L'ensemble de Mandelbrot traite des équations les plus simples qui font encore quelque chose d'intéressant lorsqu'elles sont itérées. Ce sont des fonctions quadratiques de la forme f(z) = z2 + c. Fixer une valeur de c — il peut s'agir de n'importe quel nombre complexe. Si vous répétez l'équation en commençant par z = 0 et constatez que les nombres que vous générez restent petits (ou bornés, comme disent les mathématiciens), alors c est dans l'ensemble de Mandelbrot. Si, d’un autre côté, vous parcourez et constatez que vos nombres commencent finalement à croître vers l’infini, alors c n'est pas dans l'ensemble de Mandelbrot.

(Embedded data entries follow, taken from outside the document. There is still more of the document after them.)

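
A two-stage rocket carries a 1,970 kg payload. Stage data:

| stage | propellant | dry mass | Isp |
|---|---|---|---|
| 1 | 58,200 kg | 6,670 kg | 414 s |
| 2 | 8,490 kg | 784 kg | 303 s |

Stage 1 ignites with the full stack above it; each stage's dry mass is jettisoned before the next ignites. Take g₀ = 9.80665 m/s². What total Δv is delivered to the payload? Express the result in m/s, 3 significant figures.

Ignition mass of stage 1 = 58,200+6,670 + 8,490+784 + 1,970 = 76,114 kg.
Stage 1: m₀ = 76,114 kg, m_f = 76,114 − 58,200 = 17,914 kg; Δv = 414×9.80665×ln(4.249) = 4060.0×1.4466 ≈ 5873 m/s.
Stage 2: m₀ = 11,244 kg, m_f = 11,244 − 8,490 = 2,754 kg; Δv = 303×9.80665×ln(4.083) = 2971.4×1.4068 ≈ 4180 m/s.
Total Δv = 5873 + 4180 = 10053 m/s.

Δv ≈ 10100 m/s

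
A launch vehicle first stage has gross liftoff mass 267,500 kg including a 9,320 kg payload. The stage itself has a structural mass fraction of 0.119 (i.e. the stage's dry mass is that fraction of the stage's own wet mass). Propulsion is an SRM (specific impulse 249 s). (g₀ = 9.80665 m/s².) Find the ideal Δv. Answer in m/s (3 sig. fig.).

Stage wet mass = m₀ − payload = 267,500 − 9,320 = 258,180 kg.
Stage dry mass = ε × stage wet mass = 0.119 × 258,180 = 30,723.4 kg.
Burnout mass m_f = stage dry + payload = 30,723.4 + 9,320 = 40,043.4 kg.
v_e = Isp · g₀ = 249 × 9.80665 = 2441.9 m/s.
Δv = v_e · ln(267,500/40,043.4) = 2441.9 × ln(6.68) = 2441.9 × 1.8992 ≈ 4637 m/s.

Δv ≈ 4640 m/s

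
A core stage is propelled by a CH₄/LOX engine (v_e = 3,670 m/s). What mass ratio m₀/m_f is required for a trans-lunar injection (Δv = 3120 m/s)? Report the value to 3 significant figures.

m₀/m_f = exp(Δv / v_e) = exp(3120 / 3670.0) = exp(0.8501) = 2.3400.

mass ratio ≈ 2.34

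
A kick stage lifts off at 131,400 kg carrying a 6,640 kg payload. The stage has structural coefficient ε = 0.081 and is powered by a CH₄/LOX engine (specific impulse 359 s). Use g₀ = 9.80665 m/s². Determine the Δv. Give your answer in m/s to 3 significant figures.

Stage wet mass = m₀ − payload = 131,400 − 6,640 = 124,760 kg.
Stage dry mass = ε × stage wet mass = 0.081 × 124,760 = 10,105.6 kg.
Burnout mass m_f = stage dry + payload = 10,105.6 + 6,640 = 16,745.6 kg.
v_e = Isp · g₀ = 359 × 9.80665 = 3520.6 m/s.
From the ideal rocket equation, Δv = v_e · ln(131,400/16,745.6) = 3520.6 × ln(7.847) = 3520.6 × 2.0601 ≈ 7253 m/s.

Δv ≈ 7250 m/s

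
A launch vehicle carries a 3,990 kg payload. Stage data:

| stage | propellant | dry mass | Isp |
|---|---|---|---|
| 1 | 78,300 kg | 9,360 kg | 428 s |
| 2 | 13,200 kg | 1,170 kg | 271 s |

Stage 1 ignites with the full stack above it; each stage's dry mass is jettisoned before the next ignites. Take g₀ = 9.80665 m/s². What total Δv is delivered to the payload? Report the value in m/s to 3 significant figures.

Ignition mass of stage 1 = 78,300+9,360 + 13,200+1,170 + 3,990 = 106,020 kg.
Stage 1: m₀ = 106,020 kg, m_f = 106,020 − 78,300 = 27,720 kg; Δv = 428×9.80665×ln(3.825) = 4197.2×1.3415 ≈ 5630 m/s.
Stage 2: m₀ = 18,360 kg, m_f = 18,360 − 13,200 = 5,160 kg; Δv = 271×9.80665×ln(3.558) = 2657.6×1.2692 ≈ 3373 m/s.
Total Δv = 5630 + 3373 = 9003 m/s.

Δv ≈ 9000 m/s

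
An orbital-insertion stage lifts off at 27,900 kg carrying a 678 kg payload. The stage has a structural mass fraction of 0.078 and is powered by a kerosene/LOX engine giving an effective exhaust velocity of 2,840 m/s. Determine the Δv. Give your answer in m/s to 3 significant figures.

Stage wet mass = m₀ − payload = 27,900 − 678 = 27,222 kg.
Stage dry mass = ε × stage wet mass = 0.078 × 27,222 = 2,123.32 kg.
Burnout mass m_f = stage dry + payload = 2,123.32 + 678 = 2,801.32 kg.
Δv = v_e · ln(27,900/2,801.32) = 2840.0 × ln(9.96) = 2840.0 × 2.2985 ≈ 6528 m/s.

Δv ≈ 6530 m/s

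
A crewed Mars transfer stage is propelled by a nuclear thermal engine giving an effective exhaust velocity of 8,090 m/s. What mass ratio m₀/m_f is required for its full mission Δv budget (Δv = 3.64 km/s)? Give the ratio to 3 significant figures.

By the Tsiolkovsky rocket equation, m₀/m_f = exp(Δv / v_e) = exp(3640 / 8090.0) = exp(0.4499) = 1.5682.

mass ratio ≈ 1.57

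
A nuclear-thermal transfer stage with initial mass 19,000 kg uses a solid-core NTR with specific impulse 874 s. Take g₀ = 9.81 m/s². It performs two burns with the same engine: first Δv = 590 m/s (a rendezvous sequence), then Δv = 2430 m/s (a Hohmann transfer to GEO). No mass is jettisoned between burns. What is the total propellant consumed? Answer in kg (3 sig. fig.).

v_e = Isp · g₀ = 874 × 9.81 = 8573.9 m/s.
After the first burn: m = 19000 × exp(−590/8573.9) = 19000 × 0.93350 = 17,736.5 kg.
After the second burn: m = 17,736.5 × exp(−2430/8573.9) = 17,736.5 × 0.75321 = 13,359.3 kg.
Total propellant = m₀ − m_final = 19000 − 13,359.3 = 5,640.7 kg.

total propellant consumed ≈ 5640 kg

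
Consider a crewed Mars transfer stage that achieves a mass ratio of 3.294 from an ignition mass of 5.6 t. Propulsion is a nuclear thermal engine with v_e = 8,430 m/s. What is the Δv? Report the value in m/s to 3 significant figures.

Using Δv = v_e ln(m₀/m_f): Δv = v_e · ln(3.294) = 8430.0 × 1.1921 ≈ 10049.4 m/s.

Δv ≈ 10000 m/s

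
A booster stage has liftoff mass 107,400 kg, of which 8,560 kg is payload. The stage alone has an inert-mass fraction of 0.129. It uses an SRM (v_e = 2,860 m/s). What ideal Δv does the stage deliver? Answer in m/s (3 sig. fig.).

Δv ≈ 4630 m/s

Stage wet mass = m₀ − payload = 107,400 − 8,560 = 98,840 kg.
Stage dry mass = ε × stage wet mass = 0.129 × 98,840 = 12,750.4 kg.
Burnout mass m_f = stage dry + payload = 12,750.4 + 8,560 = 21,310.4 kg.
Δv = v_e · ln(107,400/21,310.4) = 2860.0 × ln(5.04) = 2860.0 × 1.6174 ≈ 4626 m/s.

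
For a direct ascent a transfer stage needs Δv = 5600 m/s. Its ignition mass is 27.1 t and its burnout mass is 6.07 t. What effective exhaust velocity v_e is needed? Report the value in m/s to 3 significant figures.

ln(m₀/m_f) = ln(27100/6070) = ln(4.465) = 1.4962.
Using Δv = v_e ln(m₀/m_f): v_e = Δv / ln(m₀/m_f) = 5600 / 1.4962 = 3742.9 m/s.

v_e ≈ 3740 m/s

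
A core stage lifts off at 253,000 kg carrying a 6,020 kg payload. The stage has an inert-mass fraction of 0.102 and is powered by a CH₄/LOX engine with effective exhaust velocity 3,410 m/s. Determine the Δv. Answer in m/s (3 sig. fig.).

Δv ≈ 7140 m/s

Stage wet mass = m₀ − payload = 253,000 − 6,020 = 246,980 kg.
Stage dry mass = ε × stage wet mass = 0.102 × 246,980 = 25,192 kg.
Burnout mass m_f = stage dry + payload = 25,192 + 6,020 = 31,212 kg.
From the ideal rocket equation, Δv = v_e · ln(253,000/31,212) = 3410.0 × ln(8.106) = 3410.0 × 2.0926 ≈ 7136 m/s.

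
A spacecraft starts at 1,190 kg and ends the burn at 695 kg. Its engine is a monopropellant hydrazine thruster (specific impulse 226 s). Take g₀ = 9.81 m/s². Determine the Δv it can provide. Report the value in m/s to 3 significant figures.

v_e = Isp · g₀ = 226 × 9.81 = 2217.1 m/s.
By the Tsiolkovsky rocket equation, Δv = v_e · ln(m₀/m_f) = 2217.1 × ln(1.712) = 2217.1 × 0.5378 ≈ 1192.3 m/s.

Δv ≈ 1190 m/s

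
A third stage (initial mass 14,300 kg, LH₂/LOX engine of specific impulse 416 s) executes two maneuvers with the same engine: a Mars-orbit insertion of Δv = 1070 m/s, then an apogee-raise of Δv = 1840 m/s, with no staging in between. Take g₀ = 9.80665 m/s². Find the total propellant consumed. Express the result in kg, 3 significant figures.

v_e = Isp · g₀ = 416 × 9.80665 = 4079.6 m/s.
After the first burn: m = 14300 × exp(−1070/4079.6) = 14300 × 0.76929 = 11,000.8 kg.
After the second burn: m = 11,000.8 × exp(−1840/4079.6) = 11,000.8 × 0.63697 = 7,007.18 kg.
Total propellant = m₀ − m_final = 14300 − 7,007.18 = 7,292.82 kg.

total propellant consumed ≈ 7290 kg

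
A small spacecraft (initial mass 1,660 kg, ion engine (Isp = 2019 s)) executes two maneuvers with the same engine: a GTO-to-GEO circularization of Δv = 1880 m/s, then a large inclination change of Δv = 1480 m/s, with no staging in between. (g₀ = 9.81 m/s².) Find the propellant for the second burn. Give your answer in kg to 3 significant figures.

v_e = Isp · g₀ = 2019 × 9.81 = 19806.4 m/s.
After the first burn: m = 1660 × exp(−1880/19806.4) = 1660 × 0.90945 = 1,509.69 kg.
After the second burn: m = 1,509.69 × exp(−1480/19806.4) = 1,509.69 × 0.92800 = 1,400.99 kg.
Second-burn propellant = 1,509.69 − 1,400.99 = 108.7 kg.

propellant for the second burn ≈ 109 kg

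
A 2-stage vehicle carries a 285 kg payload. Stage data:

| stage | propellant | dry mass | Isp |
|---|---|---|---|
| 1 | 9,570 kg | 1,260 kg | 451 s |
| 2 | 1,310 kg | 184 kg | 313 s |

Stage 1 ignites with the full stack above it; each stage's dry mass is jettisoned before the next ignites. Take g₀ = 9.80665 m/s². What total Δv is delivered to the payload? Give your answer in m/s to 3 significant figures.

Δv ≈ 10400 m/s

Ignition mass of stage 1 = 9,570+1,260 + 1,310+184 + 285 = 12,609 kg.
Stage 1: m₀ = 12,609 kg, m_f = 12,609 − 9,570 = 3,039 kg; Δv = 451×9.80665×ln(4.149) = 4422.8×1.4229 ≈ 6293 m/s.
Stage 2: m₀ = 1,779 kg, m_f = 1,779 − 1,310 = 469 kg; Δv = 313×9.80665×ln(3.793) = 3069.5×1.3332 ≈ 4092 m/s.
Total Δv = 6293 + 4092 = 10385 m/s.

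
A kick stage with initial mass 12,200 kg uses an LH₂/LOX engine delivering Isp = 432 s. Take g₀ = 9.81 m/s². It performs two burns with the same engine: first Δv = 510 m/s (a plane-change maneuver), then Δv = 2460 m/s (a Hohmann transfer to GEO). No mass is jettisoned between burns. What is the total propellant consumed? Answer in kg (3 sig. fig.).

v_e = Isp · g₀ = 432 × 9.81 = 4237.9 m/s.
After the first burn: m = 12200 × exp(−510/4237.9) = 12200 × 0.88662 = 10,816.8 kg.
After the second burn: m = 10,816.8 × exp(−2460/4237.9) = 10,816.8 × 0.55963 = 6,053.41 kg.
Total propellant = m₀ − m_final = 12200 − 6,053.41 = 6,146.59 kg.

total propellant consumed ≈ 6150 kg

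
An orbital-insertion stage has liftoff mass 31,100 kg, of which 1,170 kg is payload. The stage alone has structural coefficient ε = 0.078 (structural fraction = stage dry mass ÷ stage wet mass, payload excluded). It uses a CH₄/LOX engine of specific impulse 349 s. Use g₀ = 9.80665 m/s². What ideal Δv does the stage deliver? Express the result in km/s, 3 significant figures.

Δv ≈ 7.47 km/s

Stage wet mass = m₀ − payload = 31,100 − 1,170 = 29,930 kg.
Stage dry mass = ε × stage wet mass = 0.078 × 29,930 = 2,334.54 kg.
Burnout mass m_f = stage dry + payload = 2,334.54 + 1,170 = 3,504.54 kg.
v_e = Isp · g₀ = 349 × 9.80665 = 3422.5 m/s.
Δv = v_e · ln(31,100/3,504.54) = 3422.5 × ln(8.874) = 3422.5 × 2.1831 ≈ 7472 m/s.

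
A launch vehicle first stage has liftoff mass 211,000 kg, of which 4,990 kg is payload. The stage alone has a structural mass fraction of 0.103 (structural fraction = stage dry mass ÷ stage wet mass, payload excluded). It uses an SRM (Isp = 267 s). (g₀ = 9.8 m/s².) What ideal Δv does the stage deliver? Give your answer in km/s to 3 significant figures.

Δv ≈ 5.46 km/s

Stage wet mass = m₀ − payload = 211,000 − 4,990 = 206,010 kg.
Stage dry mass = ε × stage wet mass = 0.103 × 206,010 = 21,219 kg.
Burnout mass m_f = stage dry + payload = 21,219 + 4,990 = 26,209 kg.
v_e = Isp · g₀ = 267 × 9.8 = 2616.6 m/s.
By the Tsiolkovsky rocket equation, Δv = v_e · ln(211,000/26,209) = 2616.6 × ln(8.051) = 2616.6 × 2.0858 ≈ 5458 m/s.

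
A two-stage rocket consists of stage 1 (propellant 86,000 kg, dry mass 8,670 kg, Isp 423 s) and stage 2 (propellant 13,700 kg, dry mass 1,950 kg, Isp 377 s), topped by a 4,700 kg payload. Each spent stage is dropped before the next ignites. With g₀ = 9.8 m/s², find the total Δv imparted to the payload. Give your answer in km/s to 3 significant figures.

Δv ≈ 9.84 km/s

Ignition mass of stage 1 = 86,000+8,670 + 13,700+1,950 + 4,700 = 115,020 kg.
Stage 1: m₀ = 115,020 kg, m_f = 115,020 − 86,000 = 29,020 kg; Δv = 423×9.8×ln(3.963) = 4145.4×1.3771 ≈ 5709 m/s.
Stage 2: m₀ = 20,350 kg, m_f = 20,350 − 13,700 = 6,650 kg; Δv = 377×9.8×ln(3.06) = 3694.6×1.1185 ≈ 4132 m/s.
Total Δv = 5709 + 4132 = 9841 m/s.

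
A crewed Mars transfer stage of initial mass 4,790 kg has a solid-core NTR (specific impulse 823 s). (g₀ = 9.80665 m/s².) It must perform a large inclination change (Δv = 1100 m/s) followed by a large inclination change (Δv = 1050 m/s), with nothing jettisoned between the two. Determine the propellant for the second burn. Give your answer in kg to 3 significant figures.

propellant for the second burn ≈ 510 kg

v_e = Isp · g₀ = 823 × 9.80665 = 8070.9 m/s.
After the first burn: m = 4790 × exp(−1100/8070.9) = 4790 × 0.87259 = 4,179.71 kg.
After the second burn: m = 4,179.71 × exp(−1050/8070.9) = 4,179.71 × 0.87801 = 3,669.83 kg.
Second-burn propellant = 4,179.71 − 3,669.83 = 509.88 kg.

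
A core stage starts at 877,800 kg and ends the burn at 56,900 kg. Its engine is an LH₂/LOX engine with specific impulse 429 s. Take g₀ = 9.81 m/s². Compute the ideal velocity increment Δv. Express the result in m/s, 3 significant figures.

Δv ≈ 11500 m/s

v_e = Isp · g₀ = 429 × 9.81 = 4208.5 m/s.
From the ideal rocket equation, Δv = v_e · ln(m₀/m_f) = 4208.5 × ln(15.43) = 4208.5 × 2.7361 ≈ 11514.9 m/s.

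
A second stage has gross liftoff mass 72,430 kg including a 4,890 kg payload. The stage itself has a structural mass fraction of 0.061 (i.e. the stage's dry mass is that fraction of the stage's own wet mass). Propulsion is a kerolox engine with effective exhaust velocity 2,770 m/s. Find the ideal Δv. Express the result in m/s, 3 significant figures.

Stage wet mass = m₀ − payload = 72,430 − 4,890 = 67,540 kg.
Stage dry mass = ε × stage wet mass = 0.061 × 67,540 = 4,119.94 kg.
Burnout mass m_f = stage dry + payload = 4,119.94 + 4,890 = 9,009.94 kg.
Δv = v_e · ln(72,430/9,009.94) = 2770.0 × ln(8.039) = 2770.0 × 2.0843 ≈ 5773 m/s.

Δv ≈ 5770 m/s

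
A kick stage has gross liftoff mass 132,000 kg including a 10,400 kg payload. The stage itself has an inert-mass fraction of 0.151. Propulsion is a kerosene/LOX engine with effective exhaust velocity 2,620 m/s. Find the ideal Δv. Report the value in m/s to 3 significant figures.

Δv ≈ 3990 m/s

Stage wet mass = m₀ − payload = 132,000 − 10,400 = 121,600 kg.
Stage dry mass = ε × stage wet mass = 0.151 × 121,600 = 18,361.6 kg.
Burnout mass m_f = stage dry + payload = 18,361.6 + 10,400 = 28,761.6 kg.
Δv = v_e · ln(132,000/28,761.6) = 2620.0 × ln(4.589) = 2620.0 × 1.5238 ≈ 3992 m/s.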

Il est simple de montrer que les valeurs de c proches de zéro sont dans l'ensemble. Et il est tout aussi simple de montrer que les grandes valeurs de c ne le sont pas. Mais les nombres complexes portent bien leur nom : la limite de l’ensemble est magnifiquement complexe. Il n'y a aucune raison évidente pour laquelle changer c par de petites quantités devraient vous amener à continuer à franchir la frontière, mais lorsque vous zoomez dessus, une quantité infinie de détails apparaît.

De plus, l'ensemble de Mandelbrot agit comme une carte des ensembles de Julia, comme le montre la figure interactive ci-dessous. Choisissez une valeur de c dans l'ensemble de Mandelbrot. L'ensemble Julia correspondant sera connecté. Mais si vous quittez l'ensemble de Mandelbrot, alors l'ensemble de Julia correspondant sera déconnecté de la poussière.